In 1947, Dorothy B. Hughes published a brilliant, first of its kind novel, In A Lonely Place. It is one of my favorite books, and not just because it’s a geographically accurate document of post-war Los Angeles—its a terrifying, insightful peek behind the curtain of murderous misogyny. And the reveal of its horror, a masterpiece of feminist detecting, is one of the most masterfully unfurled noir mysteries of all time.
For this very special Halloween issue of Take Surface Streets, I am proud and pleased to collaborate with the intensely talented photographer and my friend, Elizabeth Weinberg. The brilliant Times photographer and I drove through the dark Los Angeles of the book, documenting its haunting landscape.
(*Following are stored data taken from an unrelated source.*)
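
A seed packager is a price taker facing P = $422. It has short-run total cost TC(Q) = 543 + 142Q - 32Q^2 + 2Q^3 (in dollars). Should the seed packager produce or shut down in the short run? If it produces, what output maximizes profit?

Variable cost is VC = 142Q - 32Q^2 + 2Q^3, so AVC = VC/Q = 142 - 32Q + 2Q^2 and MC = dTC/dQ = 142 - 64Q + 6Q^2.
AVC hits its minimum where MC = AVC, at Q = 8, giving min AVC = 142 - 32·8 + 2·8^2 = $14.
P = $422 exceeds min AVC = $14, so the firm stays open.
P = MC gives -280 - 64Q + 6Q^2 = 0, with roots -10/3 and 14. Take the larger (rising MC): Q* = 14.
Check: AVC at Q = 14 is $86 ≤ P, so revenue covers variable cost.
Profit = P·Q − TC = 422·14 − 1747 = $4161.

Produce at Q = 14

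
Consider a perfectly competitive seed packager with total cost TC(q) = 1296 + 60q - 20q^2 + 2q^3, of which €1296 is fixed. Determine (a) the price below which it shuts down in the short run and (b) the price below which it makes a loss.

AVC = 60 - 20q + 2q^2; minimized at q = 5, giving min AVC = €10. That is the shutdown price.
ATC = 1296/q + 60 - 20q + 2q^2. Setting dATC/dq = −1296/q^2 − 20 + 4q = 0 gives q = 9 (since 4·9^3 − 20·9^2 = 1296).
min ATC = 1296/9 + 60 − 20·9 + 2·9^2 = €186. That is the break-even price.
Between these two prices the firm operates at a loss; above €186 it earns a profit.

Shutdown price = €10; break-even price = €186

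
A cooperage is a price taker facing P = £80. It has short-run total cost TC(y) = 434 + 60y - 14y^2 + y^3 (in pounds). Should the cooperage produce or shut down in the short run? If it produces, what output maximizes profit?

From TC, MC = TC'(y) = 60 - 28y + 3y^2 and AVC = VC/y = 60 - 14y + y^2.
AVC hits its minimum where MC = AVC, at y = 7, giving min AVC = 60 - 14·7 + 7^2 = £11.
Since P = £80 ≥ min AVC = £11, price covers variable cost and the firm should produce.
P = MC gives -20 - 28y + 3y^2 = 0, with roots -2/3 and 10. Take the larger (rising MC): y* = 10.
Check: AVC at y = 10 is £20 ≤ P, so revenue covers variable cost.
Profit = P·y − TC = 80·10 − 634 = £166.

Produce at y = 10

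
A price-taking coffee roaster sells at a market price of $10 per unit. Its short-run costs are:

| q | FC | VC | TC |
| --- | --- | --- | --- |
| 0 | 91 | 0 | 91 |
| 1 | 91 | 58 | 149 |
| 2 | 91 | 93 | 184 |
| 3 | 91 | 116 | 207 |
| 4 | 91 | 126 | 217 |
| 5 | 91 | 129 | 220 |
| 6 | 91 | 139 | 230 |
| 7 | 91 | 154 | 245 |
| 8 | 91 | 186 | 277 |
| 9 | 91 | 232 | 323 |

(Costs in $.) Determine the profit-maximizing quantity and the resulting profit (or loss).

q = 0 (shut down); profit = -$91

Tabulate TR − TC: q=0: -91; q=1: -139; q=2: -164; q=3: -177; q=4: -177; q=5: -170; q=6: -170; q=7: -175; q=8: -197; q=9: -233.
Profit is highest at q = 0. Equivalently, the lowest AVC in the table is 154/7 ≈ $22 at q = 7, and P = $10 falls below it — price never covers variable cost, so the firm shuts down and loses only its fixed cost.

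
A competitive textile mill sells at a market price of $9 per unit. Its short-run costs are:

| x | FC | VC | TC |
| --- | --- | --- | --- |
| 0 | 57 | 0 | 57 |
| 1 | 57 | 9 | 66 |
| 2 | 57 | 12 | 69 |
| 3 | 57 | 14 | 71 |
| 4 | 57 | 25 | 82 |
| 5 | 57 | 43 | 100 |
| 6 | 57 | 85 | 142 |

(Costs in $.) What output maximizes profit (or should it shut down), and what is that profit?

Compute π = P·x − TC at each output: x=0: -57; x=1: -57; x=2: -51; x=3: -44; x=4: -46; x=5: -55; x=6: -88.
Profit is maximized at x = 3. AVC there is 14/3 = $4.67 ≤ P, so producing beats shutting down (which would give -$57).

x = 3; profit = -$44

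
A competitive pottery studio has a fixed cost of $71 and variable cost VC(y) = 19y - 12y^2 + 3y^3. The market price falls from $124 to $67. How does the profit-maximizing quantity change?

Output falls from 5 to 4

AVC = 19 - 12y + 3y^2, minimized at y = 2 where min AVC = $7. MC = 19 - 24y + 9y^2.
With P = $124 above the shutdown price, P = MC gives y = 5.
At P = $67 ≥ min AVC, set P = MC: y = 4. The firm stays open but cuts output.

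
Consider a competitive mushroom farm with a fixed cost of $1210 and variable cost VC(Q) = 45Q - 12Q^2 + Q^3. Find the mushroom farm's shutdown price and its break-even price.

Shutdown price = $9; break-even price = $144

AVC = 45 - 12Q + Q^2; minimized at Q = 6, giving min AVC = $9. That is the shutdown price.
ATC = 1210/Q + 45 - 12Q + Q^2. Setting dATC/dQ = −1210/Q^2 − 12 + 2Q = 0 gives Q = 11 (since 2·11^3 − 12·11^2 = 1210).
min ATC = 1210/11 + 45 − 12·11 + 11^2 = $144. That is the break-even price.
Between these two prices the firm operates at a loss; above $144 it earns a profit.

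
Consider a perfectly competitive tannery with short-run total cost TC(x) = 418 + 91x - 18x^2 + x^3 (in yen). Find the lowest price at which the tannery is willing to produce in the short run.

The firm shuts down when price falls below the minimum of average variable cost. AVC = VC/x = 91 - 18x + x^2.
At the minimum of AVC, MC = AVC. MC = 91 - 36x + 3x^2; setting MC = AVC gives 2x^2 - 18x = 0, so x = 9. min AVC = 10.
For P < ¥10 the firm produces nothing.

¥10 per unit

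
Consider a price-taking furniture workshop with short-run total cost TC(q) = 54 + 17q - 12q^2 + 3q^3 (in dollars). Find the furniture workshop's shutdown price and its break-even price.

AVC = 17 - 12q + 3q^2; minimized at q = 2, giving min AVC = $5. That is the shutdown price.
ATC = 54/q + 17 - 12q + 3q^2. Setting dATC/dq = −54/q^2 − 12 + 6q = 0 gives q = 3 (since 6·3^3 − 12·3^2 = 54).
min ATC = 54/3 + 17 − 12·3 + 3·3^2 = $26. That is the break-even price.
Between these two prices the firm operates at a loss; above $26 it earns a profit.

Shutdown price = $5; break-even price = $26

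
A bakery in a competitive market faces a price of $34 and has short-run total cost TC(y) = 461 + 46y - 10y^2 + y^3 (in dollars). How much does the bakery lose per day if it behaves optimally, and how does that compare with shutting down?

Profit = -$389 at y = 6

AVC = 46 - 10y + y^2 has its minimum $21 at y = 5; price $34 clears that bar, so the firm operates.
MC = 46 - 20y + 3y^2. Setting P = MC and taking the root on the rising branch gives y* = 6.
TR = 34·6 = 204. TC = 461 + 132 = 593. Profit = 204 − 593 = -$389.
That loss of $389 beats the $461 the firm would lose by shutting down; producing recovers $72 of fixed cost.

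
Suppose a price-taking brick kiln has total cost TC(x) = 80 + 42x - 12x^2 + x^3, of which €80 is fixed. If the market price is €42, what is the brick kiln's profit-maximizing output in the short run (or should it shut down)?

Produce at x = 8

From TC, MC = TC'(x) = 42 - 24x + 3x^2 and AVC = VC/x = 42 - 12x + x^2.
AVC hits its minimum where MC = AVC, at x = 6, giving min AVC = 42 - 12·6 + 6^2 = €6.
Because €42 ≥ €6, revenue can cover variable cost; the firm operates.
P = MC gives -24x + 3x^2 = 0, with roots 0 and 8. Take the larger (rising MC): x* = 8.
Check: AVC at x = 8 is €10 ≤ P, so revenue covers variable cost.
Profit = P·x − TC = 42·8 − 160 = €176.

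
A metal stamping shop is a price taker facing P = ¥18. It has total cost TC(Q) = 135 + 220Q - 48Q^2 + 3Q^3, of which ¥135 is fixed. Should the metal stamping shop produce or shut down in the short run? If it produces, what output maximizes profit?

Shut down

Strip out fixed cost: VC = 220Q - 48Q^2 + 3Q^3. Then AVC = 220 - 48Q + 3Q^2 and MC = 220 - 96Q + 9Q^2.
AVC hits its minimum where MC = AVC, at Q = 8, giving min AVC = 220 - 48·8 + 3·8^2 = ¥28.
Since P = ¥18 < min AVC = ¥28, price fails to cover variable cost at any output.
Shutting down limits the loss to fixed cost, ¥135.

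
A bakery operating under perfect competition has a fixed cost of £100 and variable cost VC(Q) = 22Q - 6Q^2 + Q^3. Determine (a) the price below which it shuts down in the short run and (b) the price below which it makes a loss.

AVC = 22 - 6Q + Q^2; minimized at Q = 3, giving min AVC = £13. That is the shutdown price.
ATC = 100/Q + 22 - 6Q + Q^2. Setting dATC/dQ = −100/Q^2 − 6 + 2Q = 0 gives Q = 5 (since 2·5^3 − 6·5^2 = 100).
min ATC = 100/5 + 22 − 6·5 + 5^2 = £37. That is the break-even price.
For £13 ≤ P < £37 the firm produces at a loss; below £13 it shuts down.

Shutdown price = £13; break-even price = £37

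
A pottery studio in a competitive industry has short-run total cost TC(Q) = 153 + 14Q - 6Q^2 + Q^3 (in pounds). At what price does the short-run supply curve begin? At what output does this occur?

The shutdown price is the minimum of AVC. VC = 14Q - 6Q^2 + Q^3, so AVC = 14 - 6Q + Q^2.
dAVC/dQ = -6 + 2Q = 0 gives Q = 3. min AVC = 14 - 6·3 + 3^2 = 5.
For P < £5 the firm produces nothing.

£5 per unit, at Q = 3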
If you haven’t read the book, I don’t want to ruin it for you. It’s a classic twist set up so perfectly that when it’s revealed you realize how much was given to you the entire time. Then again, it came out over 70 years ago, so, my bad—unlike the Bogart film directed by Nicholas Ray, the main character, Dixon Steele, is the serial killer who strangles women once a month. When he runs into his old war buddy, Brub, he is tantalized by his friend’s new profession: homicide detective for the Beverly Hills Police Department.
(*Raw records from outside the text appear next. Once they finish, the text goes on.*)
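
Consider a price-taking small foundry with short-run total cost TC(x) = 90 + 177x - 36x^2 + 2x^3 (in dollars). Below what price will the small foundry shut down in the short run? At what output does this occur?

$15 per unit, at x = 9

The firm shuts down when price falls below the minimum of average variable cost. AVC = VC/x = 177 - 36x + 2x^2.
dAVC/dx = -36 + 4x = 0 gives x = 9. min AVC = 177 - 36·9 + 2·9^2 = 15.
For P < $15 the firm produces nothing.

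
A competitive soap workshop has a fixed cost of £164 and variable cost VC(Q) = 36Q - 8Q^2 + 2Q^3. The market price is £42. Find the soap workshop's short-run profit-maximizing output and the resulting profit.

Profit = -£128 at Q = 3

AVC = 36 - 8Q + 2Q^2 has its minimum £28 at Q = 2; price £42 clears that bar, so the firm operates.
With MC = 36 - 16Q + 6Q^2, P = MC on the upward-sloping part at Q* = 3.
TR = 42·3 = 126. TC = 164 + 90 = 254. Profit = 126 − 254 = -£128.
By producing, the firm covers all variable cost plus £36 of fixed cost; shutting down would lose the full £164.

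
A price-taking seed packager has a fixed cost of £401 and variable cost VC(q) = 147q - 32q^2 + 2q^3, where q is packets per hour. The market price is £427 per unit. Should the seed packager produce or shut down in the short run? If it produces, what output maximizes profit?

From TC, MC = TC'(q) = 147 - 64q + 6q^2 and AVC = VC/q = 147 - 32q + 2q^2.
AVC is minimized where dAVC/dq = -32 + 4q = 0, at q = 8; min AVC = 147 - 32·8 + 2·8^2 = £19.
P = £427 exceeds min AVC = £19, so the firm stays open.
P = MC gives -280 - 64q + 6q^2 = 0, with roots -10/3 and 14. Take the larger (rising MC): q* = 14.
Check: AVC at q = 14 is £91 ≤ P, so revenue covers variable cost.
Profit = P·q − TC = 427·14 − 1675 = £4303.

Produce at q = 14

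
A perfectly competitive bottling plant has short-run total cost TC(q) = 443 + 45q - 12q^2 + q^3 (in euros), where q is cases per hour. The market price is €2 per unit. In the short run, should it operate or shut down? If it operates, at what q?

Shut down

From TC, MC = TC'(q) = 45 - 24q + 3q^2 and AVC = VC/q = 45 - 12q + q^2.
AVC hits its minimum where MC = AVC, at q = 6, giving min AVC = 45 - 12·6 + 6^2 = €9.
P = €2 lies below min AVC = €9; no output level covers variable cost.
Shutting down limits the loss to fixed cost, €443.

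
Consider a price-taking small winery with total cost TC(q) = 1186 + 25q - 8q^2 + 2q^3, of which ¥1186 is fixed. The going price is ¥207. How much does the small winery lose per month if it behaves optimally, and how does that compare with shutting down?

AVC = 25 - 8q + 2q^2; min AVC = ¥17 at q = 2. Since P = ¥207 ≥ min AVC, the firm produces.
With MC = 25 - 16q + 6q^2, P = MC on the upward-sloping part at q* = 7.
TR = 207·7 = 1449. TC = 1186 + 469 = 1655. Profit = 1449 − 1655 = -¥206.
That loss of ¥206 beats the ¥1186 the firm would lose by shutting down; producing recovers ¥980 of fixed cost.

Profit = -¥206 at q = 7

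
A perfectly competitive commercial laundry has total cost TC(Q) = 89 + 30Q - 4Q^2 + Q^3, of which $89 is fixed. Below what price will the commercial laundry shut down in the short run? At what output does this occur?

The shutdown price is the minimum of AVC. VC = 30Q - 4Q^2 + Q^3, so AVC = 30 - 4Q + Q^2.
dAVC/dQ = -4 + 2Q = 0 gives Q = 2. min AVC = 30 - 4·2 + 2^2 = 26.
So the shutdown price is $26.

$26 per unit, at Q = 2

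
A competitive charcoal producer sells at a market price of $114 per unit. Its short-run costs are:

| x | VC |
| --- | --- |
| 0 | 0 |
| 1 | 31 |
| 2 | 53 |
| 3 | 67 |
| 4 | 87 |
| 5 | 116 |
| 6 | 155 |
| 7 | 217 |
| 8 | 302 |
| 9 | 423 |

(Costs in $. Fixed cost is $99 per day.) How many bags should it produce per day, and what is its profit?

Profit at each row (π = 114x − TC): x=0: -99; x=1: -16; x=2: 76; x=3: 176; x=4: 270; x=5: 355; x=6: 430; x=7: 482; x=8: 511; x=9: 504.
Profit is maximized at x = 8. AVC there is 302/8 = $37.75 ≤ P, so producing beats shutting down (which would give -$99).

x = 8; profit = $511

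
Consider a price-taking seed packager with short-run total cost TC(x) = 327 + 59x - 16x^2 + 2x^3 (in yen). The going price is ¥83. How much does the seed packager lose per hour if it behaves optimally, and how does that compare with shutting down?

Profit = -¥39 at x = 6

AVC = 59 - 16x + 2x^2 has its minimum ¥27 at x = 4; price ¥83 clears that bar, so the firm operates.
MC = 59 - 32x + 6x^2. Setting P = MC and taking the root on the rising branch gives x* = 6.
TR = 83·6 = 498. TC = 327 + 210 = 537. Profit = 498 − 537 = -¥39.
That loss of ¥39 beats the ¥327 the firm would lose by shutting down; producing recovers ¥288 of fixed cost.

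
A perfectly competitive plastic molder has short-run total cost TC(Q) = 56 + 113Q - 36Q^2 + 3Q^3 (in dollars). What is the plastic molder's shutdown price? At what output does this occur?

The firm shuts down when price falls below the minimum of average variable cost. AVC = VC/Q = 113 - 36Q + 3Q^2.
At the minimum of AVC, MC = AVC. MC = 113 - 72Q + 9Q^2; setting MC = AVC gives 6Q^2 - 36Q = 0, so Q = 6. min AVC = 5.
So the shutdown price is $5.

$5 per unit, at Q = 6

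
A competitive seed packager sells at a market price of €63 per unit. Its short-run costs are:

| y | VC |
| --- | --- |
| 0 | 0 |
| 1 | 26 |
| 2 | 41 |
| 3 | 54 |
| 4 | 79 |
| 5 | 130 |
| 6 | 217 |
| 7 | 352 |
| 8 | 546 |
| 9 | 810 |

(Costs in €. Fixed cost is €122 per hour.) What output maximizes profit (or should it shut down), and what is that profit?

y = 5; profit = €63

Profit at each row (π = 63y − TC): y=0: -122; y=1: -85; y=2: -37; y=3: 13; y=4: 51; y=5: 63; y=6: 39; y=7: -33; y=8: -164; y=9: -365.
Profit is maximized at y = 5. AVC there is 130/5 = €26 ≤ P, so producing beats shutting down (which would give -€122).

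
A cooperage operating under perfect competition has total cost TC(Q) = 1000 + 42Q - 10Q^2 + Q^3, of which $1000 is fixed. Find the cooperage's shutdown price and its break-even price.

Shutdown price = $17; break-even price = $142

AVC = 42 - 10Q + Q^2; minimized at Q = 5, giving min AVC = $17. That is the shutdown price.
ATC = 1000/Q + 42 - 10Q + Q^2. Setting dATC/dQ = −1000/Q^2 − 10 + 2Q = 0 gives Q = 10 (since 2·10^3 − 10·10^2 = 1000).
min ATC = 1000/10 + 42 − 10·10 + 10^2 = $142. That is the break-even price.
For $17 ≤ P < $142 the firm produces at a loss; below $17 it shuts down.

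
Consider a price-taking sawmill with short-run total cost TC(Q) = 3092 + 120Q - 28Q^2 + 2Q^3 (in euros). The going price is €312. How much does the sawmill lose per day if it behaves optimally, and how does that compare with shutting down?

Profit = -€212 at Q = 12

AVC = 120 - 28Q + 2Q^2; min AVC = €22 at Q = 7. Since P = €312 ≥ min AVC, the firm produces.
With MC = 120 - 56Q + 6Q^2, P = MC on the upward-sloping part at Q* = 12.
TR = 312·12 = 3744. TC = 3092 + 864 = 3956. Profit = 3744 − 3956 = -€212.
Shutting down would mean losing the fixed cost of €3092, so operating at a loss of €212 is better by €2880.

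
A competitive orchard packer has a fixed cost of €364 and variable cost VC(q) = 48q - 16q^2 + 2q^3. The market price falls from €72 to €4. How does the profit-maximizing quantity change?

Output falls from 6 to 0 (the firm shuts down)

MC = 48 - 32q + 6q^2; the shutdown threshold is min AVC = €16 (at q = 4).
With P = €72 above the shutdown price, P = MC gives q = 6.
At P = €4 < min AVC = €16, price no longer covers variable cost at any output, so the firm shuts down: q = 0.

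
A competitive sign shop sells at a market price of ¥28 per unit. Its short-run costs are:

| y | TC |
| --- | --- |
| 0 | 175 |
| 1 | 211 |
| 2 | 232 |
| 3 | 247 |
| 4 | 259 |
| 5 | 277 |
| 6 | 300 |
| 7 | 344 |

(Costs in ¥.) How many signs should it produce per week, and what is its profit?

Tabulate TR − TC: y=0: -175; y=1: -183; y=2: -176; y=3: -163; y=4: -147; y=5: -137; y=6: -132; y=7: -148.
Profit is maximized at y = 6. AVC there is 125/6 = ¥20.83 ≤ P, so producing beats shutting down (which would give -¥175).

y = 6; profit = -¥132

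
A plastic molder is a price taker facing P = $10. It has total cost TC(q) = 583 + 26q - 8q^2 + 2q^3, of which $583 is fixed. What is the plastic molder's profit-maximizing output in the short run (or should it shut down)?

Shut down

From TC, MC = TC'(q) = 26 - 16q + 6q^2 and AVC = VC/q = 26 - 8q + 2q^2.
AVC hits its minimum where MC = AVC, at q = 2, giving min AVC = 26 - 8·2 + 2·2^2 = $18.
P = $10 lies below min AVC = $18; no output level covers variable cost.
The firm minimizes its loss by shutting down and losing only its fixed cost of $583.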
(Even with its drastic changes, the film version is still worth checking out. Instead of a smoldering build to unveil the murderer’s true nature, it’s a clever microscope on one man’s, innocent, broiling anger.)
What follows is a photo essay of Dixon Steele’s paranoid Westside of Los Angeles.
Enjoy.
Dixon stalks Wilshire Boulevard in Santa Monica, popping in and out of bars, corner stores, and cafes, prowling for his next victim.
Dixon, out late, fuming with unplaced hatred, follows a woman down to the beach, then loses her in the fog and the clattering traffic of the street.
After mishearing a loud woman in a bar, which angers him, he thinks of his friend from the war and the time they spent in England—a time in which he murdered his first love, the echo of all that would plague his evil streak to come—and decides to ring him up, knowing he had relocated to Los Angeles. Brub and his wife, Sylvia, one of the novel’s two true detectives, ask him to meet and catch up at their local haunt: a beachside country club.
After he delicately pries for information about the murder case Brub is working on, obviously one which Dix knows he is the offender, he drives home with an arrogant anger, noting how often he scales and descends the California Incline.
He drives back to his apartment in Beverly Hills, where he meets a brilliantly beautiful neighbor he becomes obsessed with. Her name is Laurel Gray. She, along with Brub’s wife Sylvia, will be his ultimate demise.
The houses in his neighborhood would have looked like this.
And the streets like Beverly Glen, where Dix deposits a body, more canyon country than strictly residential in the 1940s, would look like this.
Even before his suspicions, Brub would invite Dixon to his office to discuss the case. Dixon positioned himself as a crime writer, a clever ploy to explain his deadly knowledge and assumed wealth, while working as a device for Hughes’ to shade her male contemporaries and their macabre obsessions.
Brub, of course, worked at the Beverly Hills Police Station.
The Spanish Revivalist building was completed in 1932 and was said to be the largest and most expensive City Hall in the country.
Then he was alone, feeling his way off the porch and down the path into the darkness and the moist opaque fog.